Arriving at dusk, I was locked in a shed by the white boss, who would take me at dawn to where blazed-out kids would be finishing a night’s petrol sniffing in the bush. The forlornness of my assignment built as I lay in the desert, cold under a grubby blanket, listening to a drunken fight.
Then, from Papunya’s hall, came the sound of children singing in the language of their Luritja forebears. Those tender voices calmed the night, staying with me long after I witnessed the ragged older kids at dawn, petrol tins pressed to contorted faces.
I resolved to learn more of Papunya and returned, partly to ease my shame at having produced a miserable story from a place of beauty and inspiration.
Papunya was the cradle of Australia’s desert art movement, nurtured by a white teacher in the town, Geoffrey Bardon.

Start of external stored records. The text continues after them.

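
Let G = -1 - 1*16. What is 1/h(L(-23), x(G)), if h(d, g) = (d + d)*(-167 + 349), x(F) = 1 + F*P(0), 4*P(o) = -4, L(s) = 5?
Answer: 1/1820 ≈ 0.00054945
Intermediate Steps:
P(o) = -1 (P(o) = (¼)*(-4) = -1)
G = -17 (G = -1 - 16 = -17)
x(F) = 1 - F (x(F) = 1 + F*(-1) = 1 - F)
h(d, g) = 364*d (h(d, g) = (2*d)*182 = 364*d)
1/h(L(-23), x(G)) = 1/(364*5) = 1/1820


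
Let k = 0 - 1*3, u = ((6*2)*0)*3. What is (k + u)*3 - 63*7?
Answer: -450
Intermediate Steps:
u = 0 (u = (12*0)*3 = 0*3 = 0)
k = -3 (k = 0 - 3 = -3)
(k + u)*3 - 63*7 = (-3 + 0)*3 - 63*7 = -3*3 - 441 = -9 - 441 = -450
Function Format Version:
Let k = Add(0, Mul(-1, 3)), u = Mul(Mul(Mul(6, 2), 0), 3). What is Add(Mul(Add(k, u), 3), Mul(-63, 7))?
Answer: -450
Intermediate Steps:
u = 0 (u = Mul(Mul(12, 0), 3) = Mul(0, 3) = 0)
k = -3 (k = Add(0, -3) = -3)
Add(Mul(Add(k, u), 3), Mul(-63, 7)) = Add(Mul(Add(-3, 0), 3), Mul(-63, 7)) = Add(Mul(-3, 3), -441) = Add(-9, -441) = -450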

In the early 1970s, he encouraged the people dumped there to transpose their ephemeral sand and body designs to boards and canvas. Those painters ignited a great artistic and spiritual conflagration across the deserts; a lost, humiliated people found a way to speak to the world of their own feelings in their own way.
On New Zealand’s election day, Australians will also go to the polls to vote in a nationwide referendum on whether Aboriginal people should now have a voice to the nation. Voters will be asked to recognise their land’s first inhabitants within the country’s 122-year-old founding document, the constitution.
Specifically, they will be asked to agree to modifying the constitution to establish a formal Aboriginal “Voice to Parliament” – a body elected by Aboriginals to speak on their behalf.
It is the Voice, championed by Prime Minister Anthony Albanese, which is proving the more contentious. Polling suggests it will not join the eight referendums that have been successful, out of 44 since Australia’s federation began in 1901.
To New Zealanders, denying Aboriginal people the Voice will likely be perplexing. Aotearoa has, after all, lived with its own legislated Voice, the New Zealand Māori Council, since 1962. The country established dedicated Māori seats in Parliament in 1867 and has had the Waitangi Tribunal – which gave teeth to its now-183-year-old treaty with Māori – since 1975.
I hope the Voice is not lost. Defeat will suggest Aboriginals remain, to too many Australians, a strange, melancholic people, unneedy of the special consideration in public life that might have helped lift their inferior circumstances – by being heard and not just fleetingly seen.
Those men and women who 50 years ago first moved their art from sand to canvas enabled a nation to begin to feel their lives and longings. The singing that still whispers to me of that long-ago night in the desert says those voices should now be heard.